Impact of changes
The introduction of VAT on school fees does not necessarily mean an increase in fees charged to parents of 20%. Any VAT registered organisation which accounts for VAT on standard rated income is entitled to offset VAT incurred on costs associated with that revenue and therefore this cost reduction is usually factored into the pricing structure. Indeed, it is possible that some schools may have already suspended major costs such as capital projects, where substantial VAT costs are likely, until after the next election, in the knowledge that if VAT is registration is required, the overall cost of such projects could be reduced because there would be entitlement to VAT recovery. The extent of any recovery would need to be further considered, but there is no doubt that deferring such costs would likely be advantageous.
Another point to note for any school that becomes VAT registered because of the change is the requirement to identify all supplies that are liable to VAT. This is where some complexities might arise with regards to accommodation, and welfare services, each of which have their own rules for determining the VAT liability and could result in continued exemption for such supplies if schools retain their charitable status.
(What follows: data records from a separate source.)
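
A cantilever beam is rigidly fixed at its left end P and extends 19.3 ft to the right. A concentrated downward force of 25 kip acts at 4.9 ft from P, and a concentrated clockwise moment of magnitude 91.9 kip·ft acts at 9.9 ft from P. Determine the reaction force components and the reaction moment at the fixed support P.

P_x = 0, P_y = 25.00 kip, M_P = 214.4 kip·ft

ΣF_x = 0: P_x = 0.
ΣF_y = 0: P_y − 25 = 0 → P_y = 25.00 kip.
ΣM about P: M_P − 25·4.9 − 91.9 = 0 → M_P = 214.4 kip·ft.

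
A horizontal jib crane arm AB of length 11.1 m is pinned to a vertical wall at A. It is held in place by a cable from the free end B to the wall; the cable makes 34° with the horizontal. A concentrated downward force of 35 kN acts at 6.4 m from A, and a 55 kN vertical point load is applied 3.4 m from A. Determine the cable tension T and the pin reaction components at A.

T = 66.22 kN, A_x = 54.89 kN, A_y = 52.97 kN

ΣM about A: T·sin34°·11.1 − 35·6.4 − 55·3.4 = 0 → T = 411/(11.1·0.559193) = 66.2151 ≈ 66.22 kN.
ΣF_x = 0: A_x − T·cos34° = 0 → A_x = 66.2151 × 0.829038 = 54.89 kN.
ΣF_y = 0: A_y + T·sin34° − 35 − 55 = 0 → A_y = 90 − 66.2151 × 0.559193 = 52.97 kN.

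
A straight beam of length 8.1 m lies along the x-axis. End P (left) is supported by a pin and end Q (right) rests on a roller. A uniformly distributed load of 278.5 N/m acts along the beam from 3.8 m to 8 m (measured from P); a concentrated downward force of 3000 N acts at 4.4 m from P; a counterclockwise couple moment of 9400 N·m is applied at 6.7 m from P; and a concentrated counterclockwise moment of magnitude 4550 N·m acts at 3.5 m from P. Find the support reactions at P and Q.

P_x = 0, P_y = 3410 N, Q_y = 759.4 N

Resultant of the distributed load: 278.5 × 4.2 = 1169.7 N at 5.9 m from P.
ΣM about P: Q_y·8.1 − (278.5·4.2)·5.9 − 3000·4.4 + 9400 + 4550 = 0 → Q_y = 6151.23/8.1 = 759.411 ≈ 759.4 N.
ΣF_y = 0: P_y + 759.411 − 278.5·4.2 − 3000 = 0 → P_y = 3410 N.
ΣF_x = 0: no horizontal applied forces, so P_x = 0.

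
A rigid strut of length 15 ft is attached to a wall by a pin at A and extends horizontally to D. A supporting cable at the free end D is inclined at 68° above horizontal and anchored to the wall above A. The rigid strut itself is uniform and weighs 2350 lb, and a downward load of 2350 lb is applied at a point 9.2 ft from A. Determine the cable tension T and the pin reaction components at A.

ΣM about A: T·sin68°·15 − 2350·7.5 − 2350·9.2 = 0 → T = 39245/(15·0.927184) = 2821.81 ≈ 2822 lb.
ΣF_x = 0: A_x − T·cos68° = 0 → A_x = 2821.81 × 0.374607 = 1057 lb.
ΣF_y = 0: A_y + T·sin68° − 2350 − 2350 = 0 → A_y = 4700 − 2821.81 × 0.927184 = 2084 lb.

T = 2822 lb, A_x = 1057 lb, A_y = 2084 lb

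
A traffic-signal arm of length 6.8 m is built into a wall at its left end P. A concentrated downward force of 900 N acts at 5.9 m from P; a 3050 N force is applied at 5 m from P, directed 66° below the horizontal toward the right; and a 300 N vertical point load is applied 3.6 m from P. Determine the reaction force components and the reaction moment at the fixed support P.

ΣF_x = 0: P_x + 3050·cos66° = 0 → P_x = -1241 N.
ΣF_y = 0: P_y − 900 − 3050·sin66° − 300 = 0 → P_y = 3986 N.
ΣM about P: M_P − 900·5.9 − 3050·sin66°·5 − 300·3.6 = 0 → M_P = 20320 N·m.

P_x = -1241 N, P_y = 3986 N, M_P = 20320 N·m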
Another common area of income for Schools is rental income which ordinarily is exempt, albeit there is a specific mechanism to convert these services to taxable supplies.
Schools already VAT registered by virtue of other activities should already have accounting records and processes that cope with VAT. However, those who are not VAT registered will need to consider their accounting software.
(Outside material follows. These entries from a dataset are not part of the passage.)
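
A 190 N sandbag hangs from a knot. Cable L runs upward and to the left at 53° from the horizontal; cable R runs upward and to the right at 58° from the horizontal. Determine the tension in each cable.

ΣF_x = 0: −T_L·cos53° + T_R·cos58° = 0 → T_R = 1.13567·T_L.
ΣF_y = 0: T_L·sin53° + T_R·sin58° = 190.
Substitute: T_L·(0.798636 + 1.13567·0.848048) = 190 → T_L = 107.848 ≈ 107.8 N.
Then T_R = 1.13567 × 107.848 = 122.5 N.

T_L = 107.8 N, T_R = 122.5 N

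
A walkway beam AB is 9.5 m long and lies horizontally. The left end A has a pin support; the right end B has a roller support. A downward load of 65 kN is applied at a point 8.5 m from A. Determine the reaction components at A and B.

Moments about A: B_y·9.5 − 65·8.5 = 0 → B_y = 552.5/9.5 = 58.1579 ≈ 58.16 kN.
ΣF_y = 0: A_y + 58.1579 − 65 = 0 → A_y = 6.842 kN.
ΣF_x = 0: no horizontal applied forces, so A_x = 0.

A_x = 0, A_y = 6.842 kN, B_y = 58.16 kN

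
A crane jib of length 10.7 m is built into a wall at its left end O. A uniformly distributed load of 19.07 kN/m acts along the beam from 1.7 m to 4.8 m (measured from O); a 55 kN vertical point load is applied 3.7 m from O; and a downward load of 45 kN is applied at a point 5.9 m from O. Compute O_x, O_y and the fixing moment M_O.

Resultant of the distributed load: 19.07 × 3.1 = 59.117 kN at 3.25 m from O.
ΣF_x = 0: O_x = 0.
ΣF_y = 0: O_y − 19.07·3.1 − 55 − 45 = 0 → O_y = 159.1 kN.
ΣM about O: M_O − (19.07·3.1)·3.25 − 55·3.7 − 45·5.9 = 0 → M_O = 661.1 kN·m.

O_x = 0, O_y = 159.1 kN, M_O = 661.1 kN·m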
In addition, for those who are already VAT registered, there may be an opportunity to apply the ‘capital goods scheme’ (‘CGS’) to recover VAT incurred on earlier capital projects. Broadly the CGS is a scheme that requires an organisation to adjust the VAT incurred on such costs (‘capital items’) over a 10-year period. Capital items include building projects costs or property acquisition costs where these are liable to VAT and have cost more than £250k. So, if a VAT registered organisation undertook a capital project for £1m plus £200k VAT to refurbish classrooms that were used solely to provide exempt education, none of that VAT could be recovered and would represent a cost to the school. However, if 3 years later, those classrooms were used solely to provided standard rated education, the CGS would allow for VAT recovery. As the CGS has a 10-year adjustment period it would be necessary to undertake adjustments for each of the remaining 7 years. This would result in an annual repayment of £20k per annum assuming the classrooms were used solely for taxable purposes throughout the remaining period. i.e., £200k/ 10yrs x 0% -100% = £20K x 7yrs = overall refund of £140k.